Istituita dall’Unesco e nota con l’acronimo IDUAI: i dubbi sulla libertà di stampa e sull’accesso agli atti della Pubblica Amministrazione.
Roma – L’accesso alle informazioni è un percorso ancora in salita! Sembra quasi un sortilegio che nella società delle informazioni, sorgano ostacoli di varia natura per accedervici. Un paradosso, pensando alla recente celebrazione, il 28 settembre scorso, della “Giornata per il Diritto di Accesso Universale all’informazione”. Fu adottata nel 2015 dall’UNESCO (Organizzazione delle Nazioni Unite per l’Educazione, la Scienza e la Cultura) con la risoluzione 38 C/70, riconfermata, poi, nel 2019 dall’Assemblea generale delle Nazioni Unite ed è nota anche con l’acronimo IDUAI (International Day for Universal Access to Information). Come succede spesso in questi casi le motivazioni sono ammantate di retorica e buoni sentimenti. Lo scopo è garantire ai cittadini globalizzati un accesso equo e universale all’informazione, assurta al ruolo di “merce” importante per l’inclusione sociale e la libertà di espressione. Inoltre, un cittadino informato è più consapevole nelle sue scelte sociali e politiche.
A questi nobili intendimenti è strettamente legata la libertà di stampa. Se ci si sofferma sulle concentrazioni editoriali presenti in ogni Paese cosiddetto “democratico”, per tacere di quelli autocrati, l’autentica libertà di stampa resta una pia illusione. Con l’avvento del web (world wide web, “ragnatela intorno al mondo” sistema che permette la condivisione di documenti ipertestuali e multimediali, sfruttando l’infrastruttura di Internet) si pensava che le idee di qualsiasi tendenza potevano scorrazzare liberamente in quella che è un’immensa prateria. Se ciò da un lato è stato vero all’inizio e, forse, lo è tuttora, visto che si trova il tutto e il suo contrario, i grandi gruppi, per il cambiamento epocale della “rete” mostrano, comunque, gli “artigli”.
E’ da ingenui pensare che aziende come Apple, Google, Microsoft (solo per citarne alcune) non orientino in un certo senso le informazioni, nel migliore dei casi o le censurino, nel peggiore. C’è, tuttavia, un aspetto sottovalutato quando si parla di diritto di accesso alle informazioni. Si tratta di quelle contenute negli atti della Pubblica Amministrazione. E’ vero che esiste il “Freedom of Information Act (FOIA)”, diffuso in oltre 100 paesi al mondo, la normativa che garantisce a chiunque il diritto di accesso alle informazioni detenute dalle pubbliche amministrazioni, però quando si tratta del nostro Paese tutto diventa misterioso. E l’Osservatorio Civico PNRR” è un gruppo di associazioni, sorto per favorire il monitoraggio civico dei progetti del PNRR, affinché le cittadine e i cittadini possano indagare le criticità del Piano e far sì che risponda alle necessità dei territori.

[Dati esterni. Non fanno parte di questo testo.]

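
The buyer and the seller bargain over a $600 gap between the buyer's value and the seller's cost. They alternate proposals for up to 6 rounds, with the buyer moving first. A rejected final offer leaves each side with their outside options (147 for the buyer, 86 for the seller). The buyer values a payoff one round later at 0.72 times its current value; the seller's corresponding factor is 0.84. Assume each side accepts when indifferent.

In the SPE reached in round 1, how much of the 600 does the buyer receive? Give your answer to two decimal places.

Round 6 (the seller proposes): the buyer gets 147 if talks fail, so the seller offers 147 and keeps 453.
Round 5 (the buyer proposes): the seller can get 453 next round, worth 0.84 × 453 = 380.52 now, so the buyer offers 380.52, keeping 219.48.
Round 4 (the seller proposes): the buyer can get 219.48 next round, worth 0.72 × 219.48 = 158.0256 now, so the seller offers 158.0256, keeping 441.9744.
Round 3 (the buyer proposes): the seller can get 441.9744 next round, worth 0.84 × 441.9744 = 371.258496 now; the buyer offers that and keeps 228.741504.
Round 2 (the seller proposes): the buyer can get 228.741504 next round, worth 0.72 × 228.741504 = 164.69388288 now. The seller offers 164.69388288 and keeps 600 − 164.69388288 = 435.30611712.
Round 1 (the buyer proposes): the seller can get 435.30611712 next round, worth 0.84 × 435.30611712 = 365.6571383808 now, so the buyer offers 365.6571383808, keeping 234.3428616192.

234.34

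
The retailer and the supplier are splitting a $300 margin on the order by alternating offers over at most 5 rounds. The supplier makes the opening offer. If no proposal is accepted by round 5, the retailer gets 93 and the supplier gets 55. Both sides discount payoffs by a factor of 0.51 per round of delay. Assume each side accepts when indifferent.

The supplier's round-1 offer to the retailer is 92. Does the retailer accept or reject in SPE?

Reject

Work out the retailer's continuation value if the offer is rejected.
Round 5 (the supplier proposes): the retailer gets 93 if talks fail, so the supplier offers 93 and keeps 207.
Round 4 (the retailer proposes): the supplier can get 207 next round, worth 0.51 × 207 = 105.57 now, so the retailer offers 105.57, keeping 194.43.
Round 3 (the supplier proposes): the retailer can get 194.43 next round, worth 0.51 × 194.43 = 99.1593 now, so the supplier offers 99.1593, keeping 200.8407.
Round 2 (the retailer proposes): the supplier can get 200.8407 next round, worth 0.51 × 200.8407 = 102.428757 now. The retailer offers 102.428757 and keeps 300 − 102.428757 = 197.571243.
So by rejecting in round 1, the retailer gets 197.571243 next round, worth 0.51 × 197.571243 = 100.76133393 now.
Offer 92 < 100.76133393, so the retailer rejects.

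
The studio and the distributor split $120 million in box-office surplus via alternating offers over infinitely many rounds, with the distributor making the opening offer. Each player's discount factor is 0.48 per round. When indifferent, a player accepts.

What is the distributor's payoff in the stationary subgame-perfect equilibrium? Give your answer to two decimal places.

81.08

When the distributor proposes, the studio accepts any offer worth at least 0.48 times what the studio would get by proposing next round; and vice versa.
This gives x = 120 − 0.48y and y = 120 − 0.48x, where x and y are each side's share when it proposes.
Hence (1 − 0.48·0.48)x = 120(1 − 0.48), i.e. 0.7696·x = 62.4.
x ≈ 81.0811; the studio's share is 120 − x ≈ 38.9189.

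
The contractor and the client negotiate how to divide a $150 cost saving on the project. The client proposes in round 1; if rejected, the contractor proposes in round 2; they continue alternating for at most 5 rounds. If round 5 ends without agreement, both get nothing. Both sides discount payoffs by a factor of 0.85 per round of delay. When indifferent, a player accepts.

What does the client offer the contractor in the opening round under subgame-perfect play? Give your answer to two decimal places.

32.94

Round 5 (the client proposes): the contractor will accept anything ≥ 0, so the client offers 0 and keeps 150.
Round 4 (the contractor proposes): the client can get 150 next round, worth 0.85 × 150 = 127.5 now, so the contractor offers 127.5, keeping 22.5.
Round 3 (the client proposes): the contractor can get 22.5 next round, worth 0.85 × 22.5 = 19.125 now, so the client offers 19.125, keeping 130.875.
Round 2 (the contractor proposes): the client can get 130.875 next round, worth 0.85 × 130.875 = 111.24375 now; the contractor offers that and keeps 38.75625.
Round 1 (the client proposes): the contractor can get 38.75625 next round, worth 0.85 × 38.75625 = 32.9428125 now, so the client offers 32.9428125, keeping 117.0571875.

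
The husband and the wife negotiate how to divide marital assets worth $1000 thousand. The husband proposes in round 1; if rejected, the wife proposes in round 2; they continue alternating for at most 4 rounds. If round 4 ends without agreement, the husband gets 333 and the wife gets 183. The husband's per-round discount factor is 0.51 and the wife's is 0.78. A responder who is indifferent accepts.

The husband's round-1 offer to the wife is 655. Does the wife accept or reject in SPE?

Accept

Round 4 (the wife proposes): the husband gets 333 if talks fail, so the wife offers 333 and keeps 667.
Round 3 (the husband proposes): the wife can get 667 next round, worth 0.78 × 667 = 520.26 now, so the husband offers 520.26, keeping 479.74.
Round 2 (the wife proposes): the husband can get 479.74 next round, worth 0.51 × 479.74 = 244.6674 now. The wife offers 244.6674 and keeps 1000 − 244.6674 = 755.3326.
So by rejecting in round 1, the wife gets 755.3326 next round, worth 0.78 × 755.3326 = 589.159428 now.
Offer 655 ≥ 589.159428, so the wife accepts.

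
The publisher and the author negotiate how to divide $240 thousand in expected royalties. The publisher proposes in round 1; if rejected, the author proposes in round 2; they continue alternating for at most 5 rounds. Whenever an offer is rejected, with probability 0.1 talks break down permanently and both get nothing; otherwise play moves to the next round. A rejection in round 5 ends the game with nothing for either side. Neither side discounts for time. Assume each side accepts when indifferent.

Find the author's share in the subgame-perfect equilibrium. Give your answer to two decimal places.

By backward induction:
Round 5 (the publisher proposes): rejection yields 0 for the author; the publisher offers 0 and keeps 240.
Round 4 (the author proposes): rejecting gives the publisher an expected 0.9 × 240 = 216. The author offers 216 and keeps 240 − 216 = 24.
Round 3 (the publisher proposes): rejecting gives the author an expected 0.9 × 24 = 21.6. The publisher offers 21.6 and keeps 240 − 21.6 = 218.4.
Round 2 (the author proposes): rejecting gives the publisher an expected 0.9 × 218.4 = 196.56, so the author offers 196.56, keeping 43.44.
Round 1 (the publisher proposes): rejecting gives the author an expected 0.9 × 43.44 = 39.096. The publisher offers 39.096 and keeps 240 − 39.096 = 200.904.

39.10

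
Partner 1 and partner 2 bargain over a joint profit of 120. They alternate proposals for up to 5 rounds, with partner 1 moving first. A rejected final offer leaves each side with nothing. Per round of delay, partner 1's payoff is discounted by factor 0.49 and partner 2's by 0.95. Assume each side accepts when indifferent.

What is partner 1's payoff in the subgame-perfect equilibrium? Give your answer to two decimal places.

Round 5 (partner 1 proposes): rejection yields 0 for partner 2; partner 1 offers 0 and keeps 120.
Round 4 (partner 2 proposes): partner 1 can get 120 next round, worth 0.49 × 120 = 58.8 now; partner 2 offers that and keeps 61.2.
Round 3 (partner 1 proposes): partner 2 can get 61.2 next round, worth 0.95 × 61.2 = 58.14 now. Partner 1 offers 58.14 and keeps 120 − 58.14 = 61.86.
Round 2 (partner 2 proposes): partner 1 can get 61.86 next round, worth 0.49 × 61.86 = 30.3114 now, so partner 2 offers 30.3114, keeping 89.6886.
Round 1 (partner 1 proposes): partner 2 can get 89.6886 next round, worth 0.95 × 89.6886 = 85.20417 now, so partner 1 offers 85.20417, keeping 34.79583.

34.80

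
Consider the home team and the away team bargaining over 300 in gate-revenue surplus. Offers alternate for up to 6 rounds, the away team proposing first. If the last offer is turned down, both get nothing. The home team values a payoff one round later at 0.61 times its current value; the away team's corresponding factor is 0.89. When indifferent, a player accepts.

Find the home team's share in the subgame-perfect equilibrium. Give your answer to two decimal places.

85.00

Round 6 (the home team proposes): rejection yields 0 for the away team; the home team offers 0 and keeps 300.
Round 5 (the away team proposes): the home team can get 300 next round, worth 0.61 × 300 = 183 now. The away team offers 183 and keeps 300 − 183 = 117.
Round 4 (the home team proposes): the away team can get 117 next round, worth 0.89 × 117 = 104.13 now, so the home team offers 104.13, keeping 195.87.
Round 3 (the away team proposes): the home team can get 195.87 next round, worth 0.61 × 195.87 = 119.4807 now; the away team offers that and keeps 180.5193.
Round 2 (the home team proposes): the away team can get 180.5193 next round, worth 0.89 × 180.5193 = 160.662177 now, so the home team offers 160.662177, keeping 139.337823.
Round 1 (the away team proposes): the home team can get 139.337823 next round, worth 0.61 × 139.337823 = 84.99607203 now. The away team offers 84.99607203 and keeps 300 − 84.99607203 = 215.00392797.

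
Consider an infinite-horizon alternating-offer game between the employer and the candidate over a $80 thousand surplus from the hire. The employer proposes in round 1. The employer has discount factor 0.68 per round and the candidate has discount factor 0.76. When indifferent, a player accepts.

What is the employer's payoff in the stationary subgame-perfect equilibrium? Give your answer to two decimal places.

39.74

Let x be the employer's share when the employer proposes and y be the candidate's share when the candidate proposes.
The candidate accepts iff offered ≥ 0.76·y, so x = 80 − 0.76y. Symmetrically y = 80 − 0.68x.
Substituting: x = 80 − 0.76(80 − 0.68x), giving x(1 − 0.68·0.76) = 80(1 − 0.76).
So x = 80 × 0.24 / 0.4832 ≈ 39.7351, and the candidate receives 80 − x ≈ 40.2649.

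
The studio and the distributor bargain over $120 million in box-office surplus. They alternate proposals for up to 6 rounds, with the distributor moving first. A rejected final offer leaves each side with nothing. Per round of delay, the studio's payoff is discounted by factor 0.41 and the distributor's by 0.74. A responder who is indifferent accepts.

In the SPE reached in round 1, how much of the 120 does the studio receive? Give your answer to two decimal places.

Round 6 (the studio proposes): rejection yields 0 for the distributor; the studio offers 0 and keeps 120.
Round 5 (the distributor proposes): the studio can get 120 next round, worth 0.41 × 120 = 49.2 now, so the distributor offers 49.2, keeping 70.8.
Round 4 (the studio proposes): the distributor can get 70.8 next round, worth 0.74 × 70.8 = 52.392 now, so the studio offers 52.392, keeping 67.608.
Round 3 (the distributor proposes): the studio can get 67.608 next round, worth 0.41 × 67.608 = 27.71928 now. The distributor offers 27.71928 and keeps 120 − 27.71928 = 92.28072.
Round 2 (the studio proposes): the distributor can get 92.28072 next round, worth 0.74 × 92.28072 = 68.2877328 now. The studio offers 68.2877328 and keeps 120 − 68.2877328 = 51.7122672.
Round 1 (the distributor proposes): the studio can get 51.7122672 next round, worth 0.41 × 51.7122672 = 21.202029552 now. The distributor offers 21.202029552 and keeps 120 − 21.202029552 = 98.797970448.

21.20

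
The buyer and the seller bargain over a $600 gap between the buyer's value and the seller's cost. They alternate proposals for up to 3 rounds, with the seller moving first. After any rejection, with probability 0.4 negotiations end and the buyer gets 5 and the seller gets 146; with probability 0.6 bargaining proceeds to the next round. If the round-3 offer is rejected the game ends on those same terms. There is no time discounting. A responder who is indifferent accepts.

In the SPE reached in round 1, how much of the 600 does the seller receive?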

Ebbene, è stata inoltrata la quinta iniziativa di accesso agli atti, perché, finora, ancora non sono state comunicate nel dettaglio le spese già sostenute per ogni progetto finanziato con i fondi europei. In base ai dati a disposizione si tratta di 51,4 miliardi (mica noccioline!), di cui il 26% assegnato al Belpaese. Sapere, quindi, come sono stati utilizzati e a che scopo è il minimo vitale in una democrazia. L’attività della società civile intorno a questo tema qualche risultato lo ha ottenuto. Grazie ad associazioni come l’“Osservatorio civico sul PNRR”, “Riparte il Futuro” (organizzazione no profit per la trasparenza, la certezza del diritto e la lotta alla corruzione) e altre ancora, la società civile è stata introdotta nella “Cabina di Regia”, dove si prendono le decisioni sull’assegnazione e gestione dei fondi. Si spera che abbia un ruolo decisionale e non solo consultivo, come spesso succede!